Some of those were open shots, but as Martin put it: “I imagine they’d make more if nobody was on the floor.”
Meanwhile, everyone on the floor made a difference for MU.
Here was Kassius Robertson leading a late-game free-throw parade with 8 of 8 in the last 2 minutes, 15 seconds to fend off the Wildcats down the stretch while MU failed to make a field goal in the final 6:37.
There was Barnett, shrugging off a recent slump to score 12 of his 16 in the second half — including a three-pointer that capped an 8-0 run when Kentucky had sanded down a 10-point halftime lead to 33-32.
Jontay Porter, who reclassified from his senior year of high school to be here to play with his brother, remained great glue for MU, with 13 points, eight rebounds, three blocked shots and a continued selfless dedication to moving the ball that doesn’t show up in box scores.

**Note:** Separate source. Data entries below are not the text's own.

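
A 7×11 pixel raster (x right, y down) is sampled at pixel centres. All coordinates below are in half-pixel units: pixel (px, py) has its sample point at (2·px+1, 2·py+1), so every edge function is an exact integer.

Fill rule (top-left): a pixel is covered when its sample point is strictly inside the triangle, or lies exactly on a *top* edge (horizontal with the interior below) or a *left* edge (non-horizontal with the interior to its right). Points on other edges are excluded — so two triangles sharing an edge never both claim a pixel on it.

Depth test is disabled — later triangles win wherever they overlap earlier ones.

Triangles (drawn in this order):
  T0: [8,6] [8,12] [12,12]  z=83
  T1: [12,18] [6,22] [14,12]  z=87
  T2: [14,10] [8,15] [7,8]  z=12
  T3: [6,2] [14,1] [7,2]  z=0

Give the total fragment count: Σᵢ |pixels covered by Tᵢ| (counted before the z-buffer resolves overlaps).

T0:
  2·area = 24  (B↔C swapped to make it positive)
  edge (8, 6)→(12, 12): d=(4,6) right/bottom  bias=-1
  edge (12, 12)→(8, 12): d=(-4,0) right/bottom  bias=-1
  edge (8, 12)→(8, 6): d=(0,-6) top-left  bias=+0
    (4,4)@(9, 9): e=[6,12,6] → #
    (5,4)@(11, 9): e=[-6,12,18] → ·
    (4,5)@(9, 11): e=[14,4,6] → #
    (5,5)@(11, 11): e=[2,4,18] → #
    (6,5)@(13, 11): e=[-10,4,30] → ·
    (4,6)@(9, 13): e=[22,-4,6] → ·
    (5,6)@(11, 13): e=[10,-4,18] → ·
  covered (3 px):
    · · · · · · ·
    · · · · · · ·
    · · · · · · ·
    · · · · · · ·
    · · · · # · ·
    · · · · # # ·
    · · · · · · ·
    · · · · · · ·
    · · · · · · ·
    · · · · · · ·
    · · · · · · ·
T1:
  2·area = 28
  edge (12, 18)→(6, 22): d=(-6,4) right/bottom  bias=-1
  edge (6, 22)→(14, 12): d=(8,-10) top-left  bias=+0
  edge (14, 12)→(12, 18): d=(-2,6) right/bottom  bias=-1
    (6,7)@(13, 15): e=[14,14,0] → ·  [on edge]
    (5,8)@(11, 17): e=[10,10,8] → #
    (6,8)@(13, 17): e=[2,30,-4] → ·
    (4,9)@(9, 19): e=[6,6,16] → #
    (5,9)@(11, 19): e=[-2,26,4] → ·
    (3,10)@(7, 21): e=[2,2,24] → #
    (4,10)@(9, 21): e=[-6,22,12] → ·
    (5,10)@(11, 21): e=[-14,42,0] → ·  [on edge]
  covered (3 px):
    · · · · · · ·
    · · · · · · ·
    · · · · · · ·
    · · · · · · ·
    · · · · · · ·
    · · · · · · ·
    · · · · · · ·
    · · · · · · ·
    · · · · · # ·
    · · · · # · ·
    · · · # · · ·
T2:
  2·area = 47
  edge (14, 10)→(8, 15): d=(-6,5) right/bottom  bias=-1
  edge (8, 15)→(7, 8): d=(-1,-7) top-left  bias=+0
  edge (7, 8)→(14, 10): d=(7,2) right/bottom  bias=-1
    (4,4)@(9, 9): e=[31,13,3] → #
    (5,4)@(11, 9): e=[21,27,-1] → ·
    (4,5)@(9, 11): e=[19,11,17] → #
    (5,5)@(11, 11): e=[9,25,13] → #
    (6,5)@(13, 11): e=[-1,39,9] → ·
    (4,6)@(9, 13): e=[7,9,31] → #
    (5,6)@(11, 13): e=[-3,23,27] → ·
    (4,7)@(9, 15): e=[-5,7,45] → ·
  covered (4 px):
    · · · · · · ·
    · · · · · · ·
    · · · · · · ·
    · · · · · · ·
    · · · · # · ·
    · · · · # # ·
    · · · · # · ·
    · · · · · · ·
    · · · · · · ·
    · · · · · · ·
    · · · · · · ·
T3:
  2·area = 1
  edge (6, 2)→(14, 1): d=(8,-1) top-left  bias=+0
  edge (14, 1)→(7, 2): d=(-7,1) right/bottom  bias=-1
  edge (7, 2)→(6, 2): d=(-1,0) right/bottom  bias=-1
  covered (0 px):
    · · · · · · ·
    · · · · · · ·
    · · · · · · ·
    · · · · · · ·
    · · · · · · ·
    · · · · · · ·
    · · · · · · ·
    · · · · · · ·
    · · · · · · ·
    · · · · · · ·
    · · · · · · ·

Final: 10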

Speaking of perhaps underappreciated and unexpected contributions, Cullen VanLeer made a key defensive difference, helping contain Kevin Knox (five points, nine below his average) and grinding for a steal that triggered that 8-0 run.
Because, Robertson noted, that play had been well-scouted and VanLeer read it perfectly — leaving Martin alongside nodding in approval.
Meanwhile, Jeremiah Tilmon had nine points and five rebounds and an important blocked shot late as he avoided the foul trouble that has plagued his season long enough to provide 22 minutes of his 6-foot-10 … influence.
“When he’s in the game, he affects the game in ways you might not think,” said Puryear, who had seven points and five rebounds and a couple memorable assists to Barnett. “His presence on the floor (in itself) is a game-changer.”
Jordan Geist didn’t have a great day, with three turnovers and no assists, but he epitomized the mentality that goes into taking charges and set the tone for the game-saving stretch run of 13 of 14 free throws by hitting two with 3:03 left.
And, heck, Reed Nikko added five rebounds in his 9 minutes and a helpful block and putback.
All part of a team win in a team game.
No doubt the rest of the season still will be marked by speculation about whether Michael Porter Jr. will make it back — a notion that has come to feel like a tired soap opera.
And, of course, that would be a mighty fine thing to get that kind of reinforcement down the stretch.
Saturday, though, was the latest and maybe greatest statement yet that this has always been about a lot more than one person.
It’s about building a program, a task that Michael Porter’s recruitment helped prime but never was going to make or break — as this season so far makes apparent.